“You can go to a darker place if you loosen the audience up with a little bit of humour”: Jonathan Nolan and Aaron Moten on Fallout
The new eight-part series Fallout brings to screen an original storyline that comes from the popular game of the same name. The narrative focuses on a post-apocalyptic world where war has ravaged the city of Los Angeles and the fallout has seen humanity survive underground, where Vault Dwellers have created a world of peace and intelligence. When Lucy (Ella Purnell) leaves her safety net of Vault 39, she encounters a world of violence where every man is out for himself. Between herself, Maximus (Aaron Morton) and The Ghoul (Walton Goggins), viewers will see an intense fight for survival in this new reality underpinned by violence, humour and emotional layers.
The Upcoming had the pleasure of speaking to the director Jonathan Nolan about bringing this exciting venture to viewers and with Aaron Moten about taking on his role as Maximus in his action-packed story.
Aaron, how did you prepare to play your character in Fallout and how did you connect with that role?
Aaron Moten: Well, it always starts on the page, especially with a series that’s been adapted from a video game. Of course, these characters are original to this story but it always starts from the page… It feels like a treasure map. There are so many variables you never could guess that will arise when you are filming, and for Maximus, he’s lived his whole life in the Wasteland, born and raised. So the real challenge was developing a person who thinks differently than the way we do today; what he sees or might experience in his life. There are some things we might relate to, but there’s a lot of internal conflict within him that is born out of the circumstances of the Wasteland: how he might be more used to distrust in people or his moral compass is pointed in a different direction than what we might be used to.

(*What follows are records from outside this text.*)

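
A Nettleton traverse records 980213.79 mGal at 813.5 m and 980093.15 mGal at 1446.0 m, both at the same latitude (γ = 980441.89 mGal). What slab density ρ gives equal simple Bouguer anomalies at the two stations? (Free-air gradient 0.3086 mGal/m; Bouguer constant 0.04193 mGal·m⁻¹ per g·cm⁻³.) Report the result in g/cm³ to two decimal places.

Δg_obs = 980093.15 − 980213.79 = -120.64 mGal over Δh = 1446.0 − 813.5 = 632.5 m
Equal Bouguer anomalies ⇒ Δg_obs + (0.3086 − 0.04193ρ)·Δh = 0
0.3086 − 0.04193ρ = −Δg_obs/Δh = 0.19074
ρ = (0.3086 − 0.19074) / 0.04193 = 2.81 g/cm³

2.81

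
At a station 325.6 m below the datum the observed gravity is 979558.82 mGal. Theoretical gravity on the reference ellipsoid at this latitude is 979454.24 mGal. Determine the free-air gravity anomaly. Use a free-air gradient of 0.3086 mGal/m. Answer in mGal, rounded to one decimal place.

4.1

Free-air correction = 0.3086 × -325.6 = -100.48 mGal
Free-air anomaly = 979558.82 − 979454.24 + (-100.48) = 4.10 mGal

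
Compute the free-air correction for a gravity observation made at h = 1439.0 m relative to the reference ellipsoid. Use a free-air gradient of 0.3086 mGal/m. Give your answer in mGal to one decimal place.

Free-air correction = 0.3086 × 1439.0 = 444.1 mGal

444.1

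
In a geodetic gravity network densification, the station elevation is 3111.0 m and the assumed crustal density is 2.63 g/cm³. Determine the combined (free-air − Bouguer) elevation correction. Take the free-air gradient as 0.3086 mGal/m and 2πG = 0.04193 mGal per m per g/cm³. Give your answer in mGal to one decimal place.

Combined gradient = 0.3086 − 0.04193 × 2.63 = 0.1983241 mGal/m
Combined elevation correction = 0.1983241 × 3111.0 = 617.0 mGal

617.0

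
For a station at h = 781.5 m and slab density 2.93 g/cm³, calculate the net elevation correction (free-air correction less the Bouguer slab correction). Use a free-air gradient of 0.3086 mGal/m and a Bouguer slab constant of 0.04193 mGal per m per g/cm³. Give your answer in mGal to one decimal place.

Combined gradient = 0.3086 − 0.04193 × 2.93 = 0.1857451 mGal/m
Combined elevation correction = 0.1857451 × 781.5 = 145.2 mGal

145.2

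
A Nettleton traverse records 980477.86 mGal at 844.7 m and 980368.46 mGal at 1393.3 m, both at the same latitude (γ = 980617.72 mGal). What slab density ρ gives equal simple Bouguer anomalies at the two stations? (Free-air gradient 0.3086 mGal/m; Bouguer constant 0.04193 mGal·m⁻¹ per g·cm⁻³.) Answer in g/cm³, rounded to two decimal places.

Δg_obs = 980368.46 − 980477.86 = -109.40 mGal over Δh = 1393.3 − 844.7 = 548.6 m
Equal Bouguer anomalies ⇒ Δg_obs + (0.3086 − 0.04193ρ)·Δh = 0
0.3086 − 0.04193ρ = −Δg_obs/Δh = 0.19942
ρ = (0.3086 − 0.19942) / 0.04193 = 2.60 g/cm³

2.60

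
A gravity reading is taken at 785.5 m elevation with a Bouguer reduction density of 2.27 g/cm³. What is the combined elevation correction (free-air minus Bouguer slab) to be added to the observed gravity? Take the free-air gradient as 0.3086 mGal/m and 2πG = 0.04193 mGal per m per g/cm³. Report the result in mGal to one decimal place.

Combined gradient = 0.3086 − 0.04193 × 2.27 = 0.2134189 mGal/m
Combined elevation correction = 0.2134189 × 785.5 = 167.6 mGal

167.6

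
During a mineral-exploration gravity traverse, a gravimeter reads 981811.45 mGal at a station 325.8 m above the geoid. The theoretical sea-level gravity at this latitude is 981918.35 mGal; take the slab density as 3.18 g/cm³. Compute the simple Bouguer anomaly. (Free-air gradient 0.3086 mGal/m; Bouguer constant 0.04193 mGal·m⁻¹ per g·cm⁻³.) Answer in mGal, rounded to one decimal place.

Free-air correction = 0.3086 × 325.8 = 100.54 mGal
Free-air anomaly = 981811.45 − 981918.35 + (100.54) = -6.36 mGal
Bouguer slab correction = 0.04193 × 3.18 × 325.8 = 43.44 mGal
Simple Bouguer anomaly = -6.36 − (43.44) = -49.80 mGal

-49.8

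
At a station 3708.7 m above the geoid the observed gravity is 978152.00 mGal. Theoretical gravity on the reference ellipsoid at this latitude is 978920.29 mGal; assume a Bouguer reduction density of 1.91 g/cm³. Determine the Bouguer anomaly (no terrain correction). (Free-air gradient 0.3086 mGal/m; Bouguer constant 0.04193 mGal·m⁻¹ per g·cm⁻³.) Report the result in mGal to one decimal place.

79.2

Free-air correction = 0.3086 × 3708.7 = 1144.50 mGal
Free-air anomaly = 978152.00 − 978920.29 + (1144.50) = 376.21 mGal
Bouguer slab correction = 0.04193 × 1.91 × 3708.7 = 297.02 mGal
Simple Bouguer anomaly = 376.21 − (297.02) = 79.19 mGal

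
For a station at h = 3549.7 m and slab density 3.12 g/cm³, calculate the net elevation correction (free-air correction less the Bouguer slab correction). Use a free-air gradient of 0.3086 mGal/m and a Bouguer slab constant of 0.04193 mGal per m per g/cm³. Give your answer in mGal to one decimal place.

631.1

Combined gradient = 0.3086 − 0.04193 × 3.12 = 0.1777784 mGal/m
Combined elevation correction = 0.1777784 × 3549.7 = 631.1 mGal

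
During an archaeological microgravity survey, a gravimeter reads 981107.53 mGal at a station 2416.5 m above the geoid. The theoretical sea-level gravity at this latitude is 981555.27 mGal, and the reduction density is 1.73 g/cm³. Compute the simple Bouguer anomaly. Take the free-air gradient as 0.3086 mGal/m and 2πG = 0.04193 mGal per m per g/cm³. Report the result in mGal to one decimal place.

122.7

Free-air correction = 0.3086 × 2416.5 = 745.73 mGal
Free-air anomaly = 981107.53 − 981555.27 + (745.73) = 297.99 mGal
Bouguer slab correction = 0.04193 × 1.73 × 2416.5 = 175.29 mGal
Simple Bouguer anomaly = 297.99 − (175.29) = 122.70 mGal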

Tell us about creating the post-apocalyptic world of Fallout.
AM: I was guessing that it might be physically challenging filming this, but I don’t know if I had the stamina for this shoot. One of the biggest relievers of stress was our amazing scenic designer Howard Cummings and his team. I really did feel like these playgrounds we had every day were miraculous. Those were visuals that I could pull from the video game screenshots before I even showed up to work and they felt exactly translated.
Jonathan Nolan: Look, when you’ve got a fantastically talented cast, we could shoot the whole thing on a green screen…but one of the things I learned as a filmmaker coming up with my brother was that if you can make it as real as possible, even with brilliant actors, you free up all that brilliance to tackle richer material than just imagining the world around them. This is why, instead of tasking our vis[ual] effects department, who are very talented, with building a world for us, we’d pack an overnight bag and drag our cast and crew down to the skeleton coast of Namibia or out to the western salt flats of Utah, so that the awe on their faces is real and then they can concentrate on all the really difficult stuff, all of the character emotionality, but that the landscape, the vistas are real. So I think that helped.
AM: I always have this analogy of carrying books for acting up the staircase – if someone takes a few of the books from you, it lets you reinvest more in the books that you do have to carry up the staircase.
Jonathan, you’ve said that this series is the closest thing to a comedy that you’ve ever been involved in. Was it a struggle to find the right comedic tone considering how bleak this universe is?
JN: I think we took our inspiration from the games…really what you’re adapting is the tone. When I first played Fallout 3, the better part of 15 to 20 years ago, that experience stuck with me because of the tone. It’s specifically this delicious cocktail of darkness, emotion, violence, and political satire and humour, which may not be to everyone’s taste, but it was something I’d never experienced before and found addictive. The feeling that this thing could be so many different things. From the beginning, we partnered with Geneva and Graham, these brilliant showrunners. Geneva’s background is more like mine in that she comes from the comic book movie world; Graham’s background is from comedy, Portland, the American version of The Office and Silicon Valley. Bringing those two brilliant writers together, putting all our sensibilities together, felt like our best path to try and recreate that tone. It was for me the first time really shooting comedy. We’ve always tried to put in lighter moments, and I’m probably responsible for some of the lighter moments in my brother’s movies over the years in our early collaborations. You want to get the best – and you can go to a darker place if you can loosen the audience up with a little bit of humour. I think that’s one of the things that Fallout does. For me, this was the first time sitting with a comedy writer, extremely gifted comedy actors and Aaron, and a chance to play, to sometimes set the script aside for a second. One of my favourite moments of production was in Namibia: the sun was setting on this incredible abandoned diamond refinery on the skeleton coast. We were going to lose the light and the image looked like Lawrence of Arabia and we were telling dick jokes! Graham turned to me and said, “I got this, it’s Tarkovsky with jokes” and I thought, “I don’t know if everyone’s gonna get that… but I’m fully here for that!”
Ezelle Alblas
Fallout is released on Prime Video on 11th April 2024.